Was British Open golf suspension a wind up?

st-andrews-bunkerWhat on earth were the R&A doing suspending the second round of the British Open yesterday just because there was a bit of wind? Isn’t battling the elements the whole point of golf?

For the uninitiated it was the Scots who invented the game 400 years ago, using the unfarmable stretches of land next to the sea, known as links, to aimlessly hit small spherical objects towards a pre-arranged target with long wooden sticks for shits and giggles. In those days players hit the ball by aiming their bodies to the right of the target, positioning the ball well back in the stance, and whipping the club around their bodies on a horizontal plane. This guaranteed low ball flight that avoided the buffeting gales and the fact that you looked like a complete twat while doing so.

This is how golf began folks. Obviously it has changed a fair bit since – I don’t think they had rescue clubs, R7 drivers, Pro V1s or bunker babes in those days but the fundamentals were essentially the same as they are today. Namely, hit the ball and not too often. And if the wind blows – tough titties, wee lad.

Oliver Wilson came off the course yesterday, saying, “it was unplayable – it was a joke out there.” This was a particularly disappointing conclusion coming from a northerner. Sounds like he’s spent too much time wintering in Dubai to me. Someone should remind him that those of us living in this neck of the woods don’t always get to play under clear blue skies, with caddies carrying our bags and marshals to find our ball. Some people don’t know they’re born. Or in Wilson’s case least where they were born (it was Mansfield, Oliver, not Manly Beach).

Some golfers complained that they got to play in rougher conditions than others due to the draw, but that’s just the way the cookie crumbles. Since when was golf supposed to be fair? If it was fair, you would be allowed to replace your ball when it lands in a divot on the fairway, take a Mulligan when your ball ricochets off a tree into the shit, or own up when you tread on your playing partner’s ball while pretending to look for it. Golf is about taking the rough with the smooth. In most amateurs’ cases, more rough than smooth. And in any case, Louis Oosthuizen had the brown end of the stick on Thursday, and he still massacred the course.
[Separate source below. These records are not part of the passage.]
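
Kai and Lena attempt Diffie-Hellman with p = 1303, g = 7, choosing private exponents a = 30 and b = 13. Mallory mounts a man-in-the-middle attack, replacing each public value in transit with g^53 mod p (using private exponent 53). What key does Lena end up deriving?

Lena receives Mallory's public value M = 7^53 mod 1303 instead of the honest one.
7^1 ≡ 7 (mod 1303)
7^2 = (7^1)^2 ≡ 7^2 = 49 ≡ 49 (mod 1303)
7^4 = (7^2)^2 ≡ 49^2 = 2401 ≡ 1098 (mod 1303)
7^8 = (7^4)^2 ≡ 1098^2 = 1205604 ≡ 329 (mod 1303)
7^16 = (7^8)^2 ≡ 329^2 = 108241 ≡ 92 (mod 1303)
7^32 = (7^16)^2 ≡ 92^2 = 8464 ≡ 646 (mod 1303)
7^53 = 7^32 · 7^16 · 7^4 · 7^1 ≡ 646 · 92 · 1098 · 7 ≡ 339 (mod 1303).
So M = 339. Lena computes K = M^13 mod 1303.
339^1 ≡ 339 (mod 1303)
339^2 = (339^1)^2 ≡ 339^2 = 114921 ≡ 257 (mod 1303)
339^4 = (339^2)^2 ≡ 257^2 = 66049 ≡ 899 (mod 1303)
339^8 = (339^4)^2 ≡ 899^2 = 808201 ≡ 341 (mod 1303)
339^13 = 339^8 · 339^4 · 339^1 ≡ 341 · 899 · 339 ≡ 130 (mod 1303).

130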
As Tiger Woods explained, “You just have to go out there and deal with it, whether you’re on the good end of the draw or not the good end,” Woods said. “You just have to go out there and play and gut it out.” See, you don’t hear Tiger whingeing – and this is a man who is still in the hunt after weathering the worst of it.
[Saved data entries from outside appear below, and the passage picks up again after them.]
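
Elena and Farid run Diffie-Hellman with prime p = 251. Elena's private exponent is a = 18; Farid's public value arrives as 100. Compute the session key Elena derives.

Shared key K = 100^18 mod 251.
100^1 ≡ 100 (mod 251)
100^2 = (100^1)^2 ≡ 100^2 = 10000 ≡ 211 (mod 251)
100^4 = (100^2)^2 ≡ 211^2 = 44521 ≡ 94 (mod 251)
100^8 = (100^4)^2 ≡ 94^2 = 8836 ≡ 51 (mod 251)
100^16 = (100^8)^2 ≡ 51^2 = 2601 ≡ 91 (mod 251)
100^18 = 100^16 · 100^2 ≡ 91 · 211 ≡ 125 (mod 251).

125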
If anything the suspension of the second round wronged those golfers like Martin Kaymer who had to play through the blizzard only to learn that those playing behind them were given a time-out. Now that was poor form.

So if there is a lesson to be learned from all of this it’s that golf, like life, just ain’t fair sometimes. It’s why golf fans love it. And if you don’t like it, lump it. Or better still lump on Luis Oosthuizen.